Aides to lawmakers involved in the talks announced the agreement after weeks of negotiations. It’s expected to be made public early Monday.
The catchall spending bill would be the first major piece of bipartisan legislation to advance during Trump’s short tenure in the White House. While losing on the wall along the U.S.Mexico border, Trump won a $15 billion down payment on his request to strengthen the military.

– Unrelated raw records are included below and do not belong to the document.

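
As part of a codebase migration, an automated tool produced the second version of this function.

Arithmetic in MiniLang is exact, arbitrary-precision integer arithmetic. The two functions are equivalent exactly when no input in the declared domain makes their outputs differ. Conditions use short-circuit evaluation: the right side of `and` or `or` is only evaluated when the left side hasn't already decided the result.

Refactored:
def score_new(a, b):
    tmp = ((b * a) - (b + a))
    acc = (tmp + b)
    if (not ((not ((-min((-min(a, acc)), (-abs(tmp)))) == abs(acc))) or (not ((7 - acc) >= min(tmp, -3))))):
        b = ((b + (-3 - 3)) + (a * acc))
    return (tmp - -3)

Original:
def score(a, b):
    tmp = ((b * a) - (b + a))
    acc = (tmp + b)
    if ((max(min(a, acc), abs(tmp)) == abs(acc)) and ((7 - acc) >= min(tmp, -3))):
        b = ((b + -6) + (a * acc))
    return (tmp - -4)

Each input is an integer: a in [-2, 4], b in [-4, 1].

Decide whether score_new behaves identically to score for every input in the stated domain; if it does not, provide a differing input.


a=-2, b=-4 yields 18 from score but 17 from score_new.
verdict: not equivalent; witness: a=-2, b=-4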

GOP leaders demurred from trying to use the must-do spending bill to “defund” Planned Parenthood. The White House also backed away from language to take away grants from sanctuary cities such as San Francisco that withhold information about people’s immigration status from federal authorities.

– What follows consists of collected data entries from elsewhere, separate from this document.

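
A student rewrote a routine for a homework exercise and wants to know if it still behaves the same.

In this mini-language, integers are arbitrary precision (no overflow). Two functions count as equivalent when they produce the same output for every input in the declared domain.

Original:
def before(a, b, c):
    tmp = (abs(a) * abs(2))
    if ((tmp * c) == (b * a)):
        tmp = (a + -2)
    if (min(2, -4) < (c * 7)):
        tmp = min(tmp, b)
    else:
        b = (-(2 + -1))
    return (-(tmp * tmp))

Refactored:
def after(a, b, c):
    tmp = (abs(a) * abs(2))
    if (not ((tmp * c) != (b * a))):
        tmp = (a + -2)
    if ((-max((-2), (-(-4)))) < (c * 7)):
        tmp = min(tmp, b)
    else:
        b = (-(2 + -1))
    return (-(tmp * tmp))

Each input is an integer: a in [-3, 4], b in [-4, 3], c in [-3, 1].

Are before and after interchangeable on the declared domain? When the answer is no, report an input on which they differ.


The two are interchangeable: comparison usage differs; min/max/abs usage differs; boolean connective usage differs, and every declared input agrees.
One worked example (a=-1, b=-2, c=0) — before: tmp := 2 | ((tmp * c) == (b * a)): false | (min(2, -4) < (c * 7)): true | tmp := -2 | result -4; after: tmp := 2 | (not ((tmp * c) != (b * a))): false | ((-max((-2), (-(-4)))) < (c * 7)): true | tmp := -2 | result -4; agreement on -4.
Sweeping the whole domain (320 inputs) finds no disagreement.
verdict: equivalent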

The measure funds the remainder of the 2017 budget year, rejecting cuts to popular domestic programs targeted by Trump, such as medical research and infrastructure grants.
Successful votes on the bill would clear away any remaining threat of a government shutdown — at least until the Oct. 1 start of the 2018 budget year. Trump has submitted a partial 2018 budget promising a 10 percent increase for the Pentagon, financed by cuts to foreign aid and other nondefense programs that negotiators on the pending measure protected.
“This agreement is a good agreement for the American people and takes the threat of a government shutdown off the table,” said Senate Minority Leader Chuck Schumer, D-N.Y., a key force in the talks. “The bill ensures taxpayer dollars aren’t used to fund an ineffective border wall, excludes poison pill riders, and increases investments in programs that the middle class relies on, like medical research, education and infrastructure.”
Trump said at nearly every campaign stop last year that Mexico would pay for the 2,000-mile border wall, a claim Mexican leaders have repeatedly rejected. The administration sought $1.4 billion in U.S. taxpayer dollars for the wall and related costs in the spending bill, but Trump later relented and said the issue could wait until September.
But Trump obtained $1.5 billion for border security measures such as more than 5,000 additional detention beds, an upgrade in border infrastructure and technologies such as surveillance.
The measure is assured of winning bipartisan support in votes this week; the House and Senate have until midnight Friday to pass the measure to avert a government shutdown. It’s unclear how much support the measure will receive from GOP conservatives and how warmly it will be received by the White House.
Republicans are also eager to move on to other issues such as overhauling the tax code and reviving their moribund effort to repeal the Affordable Care Act, former President Barack Obama’s health care law.